Venky indulges in the fallacies, 'Red Herring' (twofold), 'Ad Feminam', and 'Dubious Assumption'. He makes no valid argument.


Posted by: Greg | September 25, 2006 06:31 PM

It's sad Watson has any credit as a scientist. He's been a active policy person and a best-selling author, but I can't think of a single scientific discovery that was clearly Watson's work. Even in The Double Helix, it is clear that the heavy thinking was done by Crick.

As another note, your aside of 3 women engineering faculty means 0.3 role models/year was a cute aside, but do you really think it's impossible for your to have a male role model or were all your male professors not people who inspired you?

Posted by: bsci | September 27, 2006 12:48 PM

BSCI, regarding the role model thing: role models can do many, many different things for a person. One of the things they can do is model for the person a particular way of being a particular kind of person in a particular field of endeavor. Men have many, many, many models to choose from of how to be men in science. They have so many models to choose from, that they are not even conscious of the fact that they are choosing a model of a way to "be" a man in science. They don't think about what it means to be a man in science, because they take it as a given that you can be a man in science (or engineering). There are a plethora of models to choose from, so it's not a problem.

There are, however, precious few models to choose from of how to "be" a woman in science or engineering. And as we know, it is not assumed by many to be natural or normal to "be" a woman in science/engineering. On top of that, because there are so few of us, whatever one of us does, is taken to represent what ALL women would/should/could do or say in a given situation. We are often, simultaneously, ignored AND under a spotlight.
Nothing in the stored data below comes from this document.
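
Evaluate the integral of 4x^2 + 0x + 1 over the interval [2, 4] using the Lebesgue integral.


The Lebesgue integral of a Riemann-integrable function agrees with the Riemann integral.
Antiderivative F(x) = (4/3)x^3 + (0/2)x^2 + 1x
F(4) = (4/3)*4^3 + (0/2)*4^2 + 1*4
     = (4/3)*64 + (0/2)*16 + 1*4
     = 85.333333 + 0.0 + 4
     = 89.333333
F(2) = 12.666667
Integral = F(4) - F(2) = 89.333333 - 12.666667 = 76.666667


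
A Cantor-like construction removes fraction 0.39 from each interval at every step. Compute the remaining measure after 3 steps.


Step 1: At each step, fraction remaining = 1 - 0.39 = 0.61
Step 2: After 3 steps, measure = (0.61)^3
Step 3: Computing the power step by step:
  After step 1: 0.61
  After step 2: 0.3721
  After step 3: 0.226981
Result = 0.226981


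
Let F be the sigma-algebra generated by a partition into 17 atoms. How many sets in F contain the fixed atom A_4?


Each element of F is a union of some subset S of the 17 atoms.
The element contains A_4 iff A_4 is in S.
So we count subsets S of {A_1,...,A_17} with A_4 in S: choose freely among the other 16 atoms.
Count = 2^(17-1) = 2^16 = 65536.


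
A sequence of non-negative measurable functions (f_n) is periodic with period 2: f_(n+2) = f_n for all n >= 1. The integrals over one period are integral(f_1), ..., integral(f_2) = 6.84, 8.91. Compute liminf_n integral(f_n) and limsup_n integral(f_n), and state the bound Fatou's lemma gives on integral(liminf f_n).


The sequence (integral(f_n)) is periodic with period 2, repeating the values 6.84, 8.91 indefinitely.
Step 1: For a periodic sequence, every tail (a_m, a_(m+1), ...) contains all 2 period values infinitely often.
Step 2: Hence inf of every tail = min of the period values = min(6.84, 8.91) = 6.84.
        liminf_n integral(f_n) = sup over m of (inf of tail from m) = 6.84.
Step 3: Similarly sup of every tail = max of the period values = 8.91.
        limsup_n integral(f_n) = 8.91.
Step 4: Fatou's lemma: integral(liminf_n f_n) <= liminf_n integral(f_n) = 6.84.
        So the integral of the pointwise liminf is at most 6.84.


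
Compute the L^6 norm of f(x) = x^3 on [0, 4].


Step 1: ||f||_6 = (integral_0^4 |x^3|^6 dx)^(1/6)
     = (integral_0^4 x^18 dx)^(1/6)
Step 2: integral_0^4 x^18 dx = [x^19/(19)] from 0 to 4 = 4^19/19
     = 274877906944/19 = 1.446726e+10
Step 3: ||f||_6 = (1.446726e+10)^(1/6) = 49.362564


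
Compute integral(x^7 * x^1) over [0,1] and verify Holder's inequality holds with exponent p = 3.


Step 1: Exact integral of f*g = integral(x^8, 0, 1) = 1/9
     = 0.111111
Step 2: Holder bound with p=3, q=1.5:
  ||f||_p = (integral x^21 dx)^(1/3) = (1/22)^(1/3) = 0.356883
  ||g||_q = (integral x^1.5 dx)^(1/1.5) = (1/2.5)^(1/1.5) = 0.542884
Step 3: Holder bound = ||f||_p * ||g||_q = 0.356883 * 0.542884 = 0.193746
Verification: 0.111111 <= 0.193746 (Holder holds)


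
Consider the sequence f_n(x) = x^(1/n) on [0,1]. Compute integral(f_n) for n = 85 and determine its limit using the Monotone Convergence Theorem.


At n = 85: f_85(x) = x^(1/85).
Step 1: integral(x^(1/85), 0, 1) = [x^(1/85+1) / (1/85+1)] from 0 to 1
     = 1 / (1/85 + 1) = 1 / ((85+1)/85) = 85/(85+1)
     = 85/86 = 0.988372
Step 2: As n -> infinity, f_n(x) = x^(1/n) -> 1 for x in (0,1], and f_n is increasing in n.
By MCT, lim_n integral(f_n) = integral(lim_n f_n) = integral(1, 0, 1) = 1.
Step 3: Verify convergence: 85/86 = 0.988372 -> 1


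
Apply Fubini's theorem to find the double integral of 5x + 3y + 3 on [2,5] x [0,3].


By Fubini, integrate in x first, then y.
Step 1: Fix y, integrate over x in [2,5]:
  integral(5x + 3y + 3, x=2..5)
  = 5*(5^2 - 2^2)/2 + (3y + 3)*(5 - 2)
  = 52.5 + (3y + 3)*3
  = 52.5 + 9y + 9
  = 61.5 + 9y
Step 2: Integrate over y in [0,3]:
  integral(61.5 + 9y, y=0..3)
  = 61.5*3 + 9*(3^2 - 0^2)/2
  = 184.5 + 40.5
  = 225


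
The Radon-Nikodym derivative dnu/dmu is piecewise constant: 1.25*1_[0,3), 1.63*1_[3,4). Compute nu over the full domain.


Integrate each piece of the Radon-Nikodym derivative:
Step 1: integral_0^3 1.25 dx = 1.25*(3-0) = 1.25*3 = 3.75
Step 2: integral_3^4 1.63 dx = 1.63*(4-3) = 1.63*1 = 1.63
Total: 3.75 + 1.63 = 5.38


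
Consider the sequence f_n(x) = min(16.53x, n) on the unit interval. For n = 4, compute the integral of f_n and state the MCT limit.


f(x) = 16.53x on [0,1]; f_n(x) = min(16.53x, n). At n = 4:
Step 1: f(x) reaches 4 at x = 4/16.53 = 0.241984
Step 2: integral(f_4) = integral(16.53x, 0, 0.241984) + integral(4, 0.241984, 1)
       = 16.53*0.241984^2/2 + 4*(1 - 0.241984)
       = 0.483969 + 3.032063
       = 3.516031
Step 3: As n -> infinity, f_n increases to f, so by MCT integral(f_n) -> integral(f) = 16.53/2 = 8.265.
Convergence: integral(f_4) = 3.516031 -> 8.265 as n -> infinity


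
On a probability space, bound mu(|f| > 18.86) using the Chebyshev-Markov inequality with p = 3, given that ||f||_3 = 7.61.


Chebyshev/Markov inequality: mu(|f| > eps) <= (||f||_p / eps)^p
Step 1: ||f||_3 / eps = 7.61 / 18.86 = 0.403499
Step 2: Raise to power p = 3:
  (0.403499)^3 = 0.065694
Step 3: Therefore mu(|f| > 18.86) <= 0.065694


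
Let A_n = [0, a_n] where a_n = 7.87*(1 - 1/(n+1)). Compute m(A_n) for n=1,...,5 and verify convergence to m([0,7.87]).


By continuity of measure from below: if A_n increases to A, then m(A_n) -> m(A).
Here A = [0, 7.87], so m(A) = 7.87
Step 1: a_1 = 7.87*(1 - 1/2) = 3.935, m(A_1) = 3.935
Step 2: a_2 = 7.87*(1 - 1/3) = 5.2467, m(A_2) = 5.2467
Step 3: a_3 = 7.87*(1 - 1/4) = 5.9025, m(A_3) = 5.9025
Step 4: a_4 = 7.87*(1 - 1/5) = 6.296, m(A_4) = 6.296
Step 5: a_5 = 7.87*(1 - 1/6) = 6.5583, m(A_5) = 6.5583
Limit: m(A_n) -> m([0,7.87]) = 7.87


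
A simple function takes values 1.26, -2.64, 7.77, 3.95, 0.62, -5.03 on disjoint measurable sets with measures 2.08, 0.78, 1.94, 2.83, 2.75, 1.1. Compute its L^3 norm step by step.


Step 1: Compute |f_i|^3 for each value:
  |1.26|^3 = 2.000376
  |-2.64|^3 = 18.399744
  |7.77|^3 = 469.097433
  |3.95|^3 = 61.629875
  |0.62|^3 = 0.238328
  |-5.03|^3 = 127.263527
Step 2: Multiply by measures and sum:
  2.000376 * 2.08 = 4.160782
  18.399744 * 0.78 = 14.3518
  469.097433 * 1.94 = 910.04902
  61.629875 * 2.83 = 174.412546
  0.238328 * 2.75 = 0.655402
  127.263527 * 1.1 = 139.98988
Sum = 4.160782 + 14.3518 + 910.04902 + 174.412546 + 0.655402 + 139.98988 = 1243.61943
Step 3: Take the p-th root:
||f||_3 = (1243.61943)^(1/3) = 10.753813


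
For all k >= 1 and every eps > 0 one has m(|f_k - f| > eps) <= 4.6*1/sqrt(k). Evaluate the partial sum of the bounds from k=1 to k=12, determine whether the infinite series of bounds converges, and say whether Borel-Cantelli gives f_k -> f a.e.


Step 1: List the terms 4.6*1/sqrt(k) for k = 1 to 12:
  k=1: 4.6
  k=2: 3.252691
  k=3: 2.655811
  k=4: 2.3
  k=5: 2.057183
  k=6: 1.877942
  k=7: 1.738637
  k=8: 1.626346
  k=9: 1.533333
  k=10: 1.454648
  k=11: 1.386952
  k=12: 1.327906
Step 2: Partial sum = 4.6 + 3.252691 + 2.655811 + 2.3 + 2.057183 + 1.877942 + 1.738637 + 1.626346 + 1.533333 + 1.454648 + 1.386952 + 1.327906
     = 25.811448
Step 3: The full series sum_(k>=1) 4.6*1/sqrt(k) diverges (p-series with p = 1/2 <= 1; a nonzero constant multiple of a divergent series diverges).
Step 4: The (first) Borel-Cantelli lemma requires a summable sequence of measures, so it does not apply here;
        from this bound alone no conclusion about a.e. convergence can be drawn (convergence in measure still
        gives an a.e.-convergent subsequence, but not a.e. convergence of the whole sequence).
Conclusion: series diverges; Borel-Cantelli is inconclusive about a.e. convergence of f_k.


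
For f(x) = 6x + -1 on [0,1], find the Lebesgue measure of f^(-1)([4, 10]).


f^(-1)([4, 10]) = {x : 4 <= 6x + -1 <= 10}
Solving: (4 - -1)/6 <= x <= (10 - -1)/6
= [0.833333, 1.833333]
Intersecting with [0,1]: [0.833333, 1]
Measure = 1 - 0.833333 = 0.166667


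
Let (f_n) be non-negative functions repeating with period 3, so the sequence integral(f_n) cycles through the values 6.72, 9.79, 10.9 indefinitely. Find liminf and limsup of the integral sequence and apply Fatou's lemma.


The sequence (integral(f_n)) is periodic with period 3, repeating the values 6.72, 9.79, 10.9 indefinitely.
Step 1: For a periodic sequence, every tail (a_m, a_(m+1), ...) contains all 3 period values infinitely often.
Step 2: Hence inf of every tail = min of the period values = min(6.72, 9.79, 10.9) = 6.72.
        liminf_n integral(f_n) = sup over m of (inf of tail from m) = 6.72.
Step 3: Similarly sup of every tail = max of the period values = 10.9.
        limsup_n integral(f_n) = 10.9.
Step 4: Fatou's lemma: integral(liminf_n f_n) <= liminf_n integral(f_n) = 6.72.
        So the integral of the pointwise liminf is at most 6.72.


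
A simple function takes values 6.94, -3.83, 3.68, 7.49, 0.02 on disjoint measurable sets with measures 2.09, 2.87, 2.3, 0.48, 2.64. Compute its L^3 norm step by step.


Step 1: Compute |f_i|^3 for each value:
  |6.94|^3 = 334.255384
  |-3.83|^3 = 56.181887
  |3.68|^3 = 49.836032
  |7.49|^3 = 420.189749
  |0.02|^3 = 8.000000e-06
Step 2: Multiply by measures and sum:
  334.255384 * 2.09 = 698.593753
  56.181887 * 2.87 = 161.242016
  49.836032 * 2.3 = 114.622874
  420.189749 * 0.48 = 201.69108
  8.000000e-06 * 2.64 = 2.112000e-05
Sum = 698.593753 + 161.242016 + 114.622874 + 201.69108 + 2.112000e-05 = 1176.149742
Step 3: Take the p-th root:
||f||_3 = (1176.149742)^(1/3) = 10.555712


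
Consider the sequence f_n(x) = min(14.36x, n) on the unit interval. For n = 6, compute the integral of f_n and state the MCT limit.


f(x) = 14.36x on [0,1]; f_n(x) = min(14.36x, n). At n = 6:
Step 1: f(x) reaches 6 at x = 6/14.36 = 0.417827
Step 2: integral(f_6) = integral(14.36x, 0, 0.417827) + integral(6, 0.417827, 1)
       = 14.36*0.417827^2/2 + 6*(1 - 0.417827)
       = 1.253482 + 3.493036
       = 4.746518
Step 3: As n -> infinity, f_n increases to f, so by MCT integral(f_n) -> integral(f) = 14.36/2 = 7.18.
Convergence: integral(f_6) = 4.746518 -> 7.18 as n -> infinity


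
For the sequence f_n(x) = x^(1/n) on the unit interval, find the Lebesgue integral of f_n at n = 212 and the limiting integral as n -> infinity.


At n = 212: f_212(x) = x^(1/212).
Step 1: integral(x^(1/212), 0, 1) = [x^(1/212+1) / (1/212+1)] from 0 to 1
     = 1 / (1/212 + 1) = 1 / ((212+1)/212) = 212/(212+1)
     = 212/213 = 0.995305
Step 2: As n -> infinity, f_n(x) = x^(1/n) -> 1 for x in (0,1], and f_n is increasing in n.
By MCT, lim_n integral(f_n) = integral(lim_n f_n) = integral(1, 0, 1) = 1.
Step 3: Verify convergence: 212/213 = 0.995305 -> 1


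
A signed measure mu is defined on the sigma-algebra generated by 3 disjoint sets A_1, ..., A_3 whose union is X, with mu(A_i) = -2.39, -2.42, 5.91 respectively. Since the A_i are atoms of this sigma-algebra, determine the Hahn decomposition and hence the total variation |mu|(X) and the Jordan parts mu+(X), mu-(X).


Step 1: Every measurable set is a union of atoms (the cells / points), so a Hahn decomposition is
  obtained by grouping atoms by sign: P = union of atoms with mu > 0, N = union of the remaining atoms.
  Atoms in P (indices): 3;  atoms in N (indices): 1, 2
  Positive values: 5.91
  Negative values: -2.39, -2.42
Step 2: mu+(X) = mu(P) = sum of positive atom values = 5.91
Step 3: mu-(X) = -mu(N) = sum of |negative atom values| = 4.81
Step 4: |mu|(X) = mu+(X) + mu-(X) = 5.91 + 4.81 = 10.72


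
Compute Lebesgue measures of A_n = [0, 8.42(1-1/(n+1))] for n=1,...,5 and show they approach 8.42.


By continuity of measure from below: if A_n increases to A, then m(A_n) -> m(A).
Here A = [0, 8.42], so m(A) = 8.42
Step 1: a_1 = 8.42*(1 - 1/2) = 4.21, m(A_1) = 4.21
Step 2: a_2 = 8.42*(1 - 1/3) = 5.6133, m(A_2) = 5.6133
Step 3: a_3 = 8.42*(1 - 1/4) = 6.315, m(A_3) = 6.315
Step 4: a_4 = 8.42*(1 - 1/5) = 6.736, m(A_4) = 6.736
Step 5: a_5 = 8.42*(1 - 1/6) = 7.0167, m(A_5) = 7.0167
Limit: m(A_n) -> m([0,8.42]) = 8.42


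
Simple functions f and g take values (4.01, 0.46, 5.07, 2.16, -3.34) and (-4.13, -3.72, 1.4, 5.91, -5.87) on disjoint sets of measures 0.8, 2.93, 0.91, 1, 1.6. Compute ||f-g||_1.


Step 1: Compute differences f_i - g_i:
  4.01 - -4.13 = 8.14
  0.46 - -3.72 = 4.18
  5.07 - 1.4 = 3.67
  2.16 - 5.91 = -3.75
  -3.34 - -5.87 = 2.53
Step 2: Compute |diff|^1 * measure for each set:
  |8.14|^1 * 0.8 = 8.14 * 0.8 = 6.512
  |4.18|^1 * 2.93 = 4.18 * 2.93 = 12.2474
  |3.67|^1 * 0.91 = 3.67 * 0.91 = 3.3397
  |-3.75|^1 * 1 = 3.75 * 1 = 3.75
  |2.53|^1 * 1.6 = 2.53 * 1.6 = 4.048
Step 3: Sum = 29.8971
Step 4: ||f-g||_1 = (29.8971)^(1/1) = 29.8971


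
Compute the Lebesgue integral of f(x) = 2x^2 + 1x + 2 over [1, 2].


The Lebesgue integral of a Riemann-integrable function agrees with the Riemann integral.
Antiderivative F(x) = (2/3)x^3 + (1/2)x^2 + 2x
F(2) = (2/3)*2^3 + (1/2)*2^2 + 2*2
     = (2/3)*8 + (1/2)*4 + 2*2
     = 5.333333 + 2 + 4
     = 11.333333
F(1) = 3.166667
Integral = F(2) - F(1) = 11.333333 - 3.166667 = 8.166667


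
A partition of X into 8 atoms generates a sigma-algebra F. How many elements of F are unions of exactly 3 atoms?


Each element of F is a union of some subset of the 8 atoms.
Elements that are unions of exactly 3 atoms correspond to 3-element subsets of the 8 atoms.
Count = C(8, 3) = 8! / (3! * 5!) = 56.


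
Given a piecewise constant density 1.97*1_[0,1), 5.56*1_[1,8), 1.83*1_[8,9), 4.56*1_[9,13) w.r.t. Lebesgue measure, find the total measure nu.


Integrate each piece of the Radon-Nikodym derivative:
Step 1: integral_0^1 1.97 dx = 1.97*(1-0) = 1.97*1 = 1.97
Step 2: integral_1^8 5.56 dx = 5.56*(8-1) = 5.56*7 = 38.92
Step 3: integral_8^9 1.83 dx = 1.83*(9-8) = 1.83*1 = 1.83
Step 4: integral_9^13 4.56 dx = 4.56*(13-9) = 4.56*4 = 18.24
Total: 1.97 + 38.92 + 1.83 + 18.24 = 60.96


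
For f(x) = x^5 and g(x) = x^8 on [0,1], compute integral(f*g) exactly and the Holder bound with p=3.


Step 1: Exact integral of f*g = integral(x^13, 0, 1) = 1/14
     = 0.071429
Step 2: Holder bound with p=3, q=1.5:
  ||f||_p = (integral x^15 dx)^(1/3) = (1/16)^(1/3) = 0.39685
  ||g||_q = (integral x^12 dx)^(1/1.5) = (1/13)^(1/1.5) = 0.180872
Step 3: Holder bound = ||f||_p * ||g||_q = 0.39685 * 0.180872 = 0.071779
Verification: 0.071429 <= 0.071779 (Holder holds)


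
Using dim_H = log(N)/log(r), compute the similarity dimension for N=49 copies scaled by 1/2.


For a self-similar set with N copies scaled by 1/r:
dim_H = log(N)/log(r) = log(49)/log(2)
= 3.89182/0.693147
= 5.61471


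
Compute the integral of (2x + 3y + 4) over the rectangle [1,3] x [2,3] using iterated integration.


By Fubini, integrate in x first, then y.
Step 1: Fix y, integrate over x in [1,3]:
  integral(2x + 3y + 4, x=1..3)
  = 2*(3^2 - 1^2)/2 + (3y + 4)*(3 - 1)
  = 8 + (3y + 4)*2
  = 8 + 6y + 8
  = 16 + 6y
Step 2: Integrate over y in [2,3]:
  integral(16 + 6y, y=2..3)
  = 16*1 + 6*(3^2 - 2^2)/2
  = 16 + 15
  = 31


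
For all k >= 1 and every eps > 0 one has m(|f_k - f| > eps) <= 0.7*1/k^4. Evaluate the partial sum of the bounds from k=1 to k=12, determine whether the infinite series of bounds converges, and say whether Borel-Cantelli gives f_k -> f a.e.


Step 1: List the terms 0.7*1/k^4 for k = 1 to 12:
  k=1: 0.7
  k=2: 0.04375
  k=3: 0.008642
  k=4: 0.002734
  k=5: 0.00112
  k=6: 5.401235e-04
  k=7: 2.915452e-04
  k=8: 1.708984e-04
  k=9: 1.066911e-04
  k=10: 7.000000e-05
  k=11: 4.781094e-05
  k=12: 3.375772e-05
Step 2: Partial sum = 0.7 + 0.04375 + 0.008642 + 0.002734 + 0.00112 + 5.401235e-04 + 2.915452e-04 + 1.708984e-04 + 1.066911e-04 + 7.000000e-05 + 4.781094e-05 + 3.375772e-05
     = 0.757507
Step 3: The full series sum_(k>=1) 0.7*1/k^4 converges (p-series with p = 4 > 1; a constant multiple of a convergent series converges).
Step 4: Fix eps > 0. Since sum_k m(|f_k - f| > eps) < infinity, the Borel-Cantelli lemma gives
        m(limsup_k {|f_k - f| > eps}) = 0, i.e. for a.e. x, |f_k(x) - f(x)| <= eps for all large k.
        Applying this with eps = 1/j for j = 1, 2, ... and intersecting the countably many full-measure sets,
        for a.e. x we get limsup_k |f_k(x) - f(x)| <= 1/j for every j, hence f_k -> f almost everywhere.
Conclusion: series converges; Borel-Cantelli yields f_k -> f a.e.


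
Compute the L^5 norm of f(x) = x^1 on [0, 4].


Step 1: ||f||_5 = (integral_0^4 |x^1|^5 dx)^(1/5)
     = (integral_0^4 x^5 dx)^(1/5)
Step 2: integral_0^4 x^5 dx = [x^6/(6)] from 0 to 4 = 4^6/6
     = 4096/6 = 682.666667
Step 3: ||f||_5 = (682.666667)^(1/5) = 3.688432


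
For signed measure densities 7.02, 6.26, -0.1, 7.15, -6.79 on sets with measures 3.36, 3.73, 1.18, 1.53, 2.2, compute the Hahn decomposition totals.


Step 1: Compute signed measure on each set:
  Set 1: 7.02 * 3.36 = 23.5872
  Set 2: 6.26 * 3.73 = 23.3498
  Set 3: -0.1 * 1.18 = -0.118
  Set 4: 7.15 * 1.53 = 10.9395
  Set 5: -6.79 * 2.2 = -14.938
Step 2: Total signed measure = (23.5872) + (23.3498) + (-0.118) + (10.9395) + (-14.938)
     = 42.8205
Step 3: Positive part mu+(X) = sum of positive contributions = 57.8765
Step 4: Negative part mu-(X) = |sum of negative contributions| = 15.056


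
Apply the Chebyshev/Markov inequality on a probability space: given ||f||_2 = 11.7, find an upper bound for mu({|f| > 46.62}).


Chebyshev/Markov inequality: mu(|f| > eps) <= (||f||_p / eps)^p
Step 1: ||f||_2 / eps = 11.7 / 46.62 = 0.250965
Step 2: Raise to power p = 2:
  (0.250965)^2 = 0.062984
Step 3: Therefore mu(|f| > 46.62) <= 0.062984


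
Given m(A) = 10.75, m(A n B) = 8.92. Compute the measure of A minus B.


m(A \ B) = m(A) - m(A n B)
= 10.75 - 8.92
= 1.83


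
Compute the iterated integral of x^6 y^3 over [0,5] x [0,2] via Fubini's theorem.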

We shouldn't be there - but since we are, we should be conscious of that fact that we are representing ALL WOMANKIND.

Now, this is a lot of pressure for any one woman to deal with. It is nice, under such circumstances, to see once in awhile some other woman who has made it through the mill and is still somewhat functional. To observe how she carries herself. What she does in public. How she dresses - because we know the way women dress is much more important, much more noticed, than the way men dress. We want our female role models, not just for scientific inspiration, but just to know that it can be done. They don't even necessarily have to be our mentors - a lab supervisor, or someone we go to daily or weekly for advice. They just need to exist somewhere nearby, in our orbit, telling us by their lived presence that OUR existence is not an anomaly, not an impossibility, not a joke - but a real, true, possible, wonderful thing.

Posted by: Zuska | September 27, 2006 03:08 PM

I do not doubt that a female science/engineering role model can represent and teach things to female students that a man is unable to do. You listed several excellent examples. Still, to say that a man cannot be a role model for a female student is a rather extreme statement. Was there never a male teacher or researcher who treated you as a scientist and to whom you looked up as someone who did good science and as someone who could teach you how to do good science?

And just for your information, I'm male and I cannot remember how any of my female science and engineering professors dressed. I tend to notice sloppiness more than style so I assume none of them were sloppy. I do remember one male prof who always wore a sports jacket, t-shirt, and pants. Each day, either the jacket or pants were wrinkled, but never both.